Он поклонился, не сходя с седла.
Я привезу множество голов монголов.
Если тебе обязательно нужно везти что-нибудь монгольское, привези лучше монгольские драгоценности, — заявила Киёри. — Я вообще не понимаю, что ты находишь в этих головах.
На этот раз Масамунэ, как ни старался, не смог удержаться, и вздохнул, прежде чем повернуть коня к воротам замка.
Прощай.
Когда мужчины уехали, старшая из придворных дам госпожи Киёри сказала:
Госпожа моя, я понимаю, почему вы вели себя подобным образом, но разумно ли это? Разве в такое время ваша мудрость не была бы полезнее для князя Киёми, чем ваша мнимая глупость?
Если бы я располагала отсутствующими у него знаниями или могла дать совет, которого он ни от кого более не может получить, тогда да, твое беспокойство было бы обоснованным. Но у нашего князя достаточно хороших советников. Он не нуждается в еще одном. Так что пускай лучше он думает, что я ничего не понимаю, — тогда он не будет беспокоиться из-за того, что я беспокоюсь. Когда он вспомнит обо мне, то весело улыбнется, а затем полностью сосредоточится на стоящей перед ним задаче. Быть может, таким образом я помогу ему вернуться обратно.
Конечно же, в этом не может быть сомнений, — сказала другая из ее дам. — Князь Масамунэ — величайший воин на Сикоку.
Сикоку — это щепка на волнах, — сказала госпожа Киёри, — а прочие острова Японии — всего лишь щепки покрупнее. Великий хан монголов повелевает армиями, исчисляющимися в миллионах. Он и его предки завоевали государства, во много раз превосходящие величиною это незначительное место. Куда более вероятно, что наш господин погибнет в битве.
Они в молчании прошли во дворик, где играли дети. Там они присоединились к детским играм и не говорили более о войне.
Масамунэ!
Гэнгё, князь Хакаты, был потрясен, увидев, как один из его злейших врагов спешит ему на помощь.
Масамунэ поклонился и широко улыбнулся.
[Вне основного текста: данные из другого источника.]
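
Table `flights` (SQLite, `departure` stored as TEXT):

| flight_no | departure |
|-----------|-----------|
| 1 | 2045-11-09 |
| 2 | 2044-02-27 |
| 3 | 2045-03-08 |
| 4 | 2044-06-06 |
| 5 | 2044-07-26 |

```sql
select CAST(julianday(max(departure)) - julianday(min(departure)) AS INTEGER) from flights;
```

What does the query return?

621

MIN = 2044-02-27, MAX = 2045-11-09.
2 days remain in February 2044 after the 27th (29 − 27).
Full months from March 2044 through October 2045 contribute their day counts.
Then 9 days into November 2045.
Total: 2 + 31 + 30 + 31 + 30 + 31 + 31 + 30 + 31 + 30 + 31 + 31 + 28 + 31 + 30 + 31 + 30 + 31 + 31 + 30 + 31 + 9 = 621.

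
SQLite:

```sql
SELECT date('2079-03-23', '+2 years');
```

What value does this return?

2081-03-23

Adding +2 years to 2079-03-23 gives 2081-03-23.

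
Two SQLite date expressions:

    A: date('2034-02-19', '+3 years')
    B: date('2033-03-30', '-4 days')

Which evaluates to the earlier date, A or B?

A = 2037-02-19.
B = 2033-03-26.
B is earlier.

B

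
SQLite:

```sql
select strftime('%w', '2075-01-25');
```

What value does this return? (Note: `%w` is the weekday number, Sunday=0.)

2075-01-25 is a Friday; with Sunday=0 that is 5.

5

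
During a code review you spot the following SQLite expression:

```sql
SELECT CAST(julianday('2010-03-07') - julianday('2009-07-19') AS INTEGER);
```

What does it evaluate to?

12 days remain in July 2009 after the 19th (31 − 19).
Full months from August 2009 through February 2010 contribute their day counts.
Then 7 days into March 2010.
Total: 12 + 31 + 30 + 31 + 30 + 31 + 31 + 28 + 7 = 231.

231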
Смятение, написанное сейчас на лице Гэнгё, уже само по себе искупало невзгоды трудного пути.
Мы пришли, чтобы помочь вам изгнать наглых захватчиков.
Глубоко вам признателен. К несчастью, мы еще не готовы изгнать их. Быть может, теперь, с вашей помощью, у нас появится надежда замедлить их продвижение и продержаться до подхода армии сёгуна.
Вздор! Когда монголы явились сюда семь лет назад, мы разбили их и обратили в бегство первым же ударом.
Если бы Масамунэ потрудился припомнить подробности, он вспомнил бы, что все было не совсем так. Сражение было тяжким и кровопролитным, и вполне возможно, что если бы не налетел ветер и не отогнал их корабли, монголы одержали бы верх. Но его представление о первом вторжении приняло совершенно другой вид, благодаря преувеличенно геройским повествованиям.
На этот раз их больше, — сказал Гэнгё, — намного больше.
Ну и что? Давайте ударим немедленно. Разве варвары смогут выстоять перед атакой самураев?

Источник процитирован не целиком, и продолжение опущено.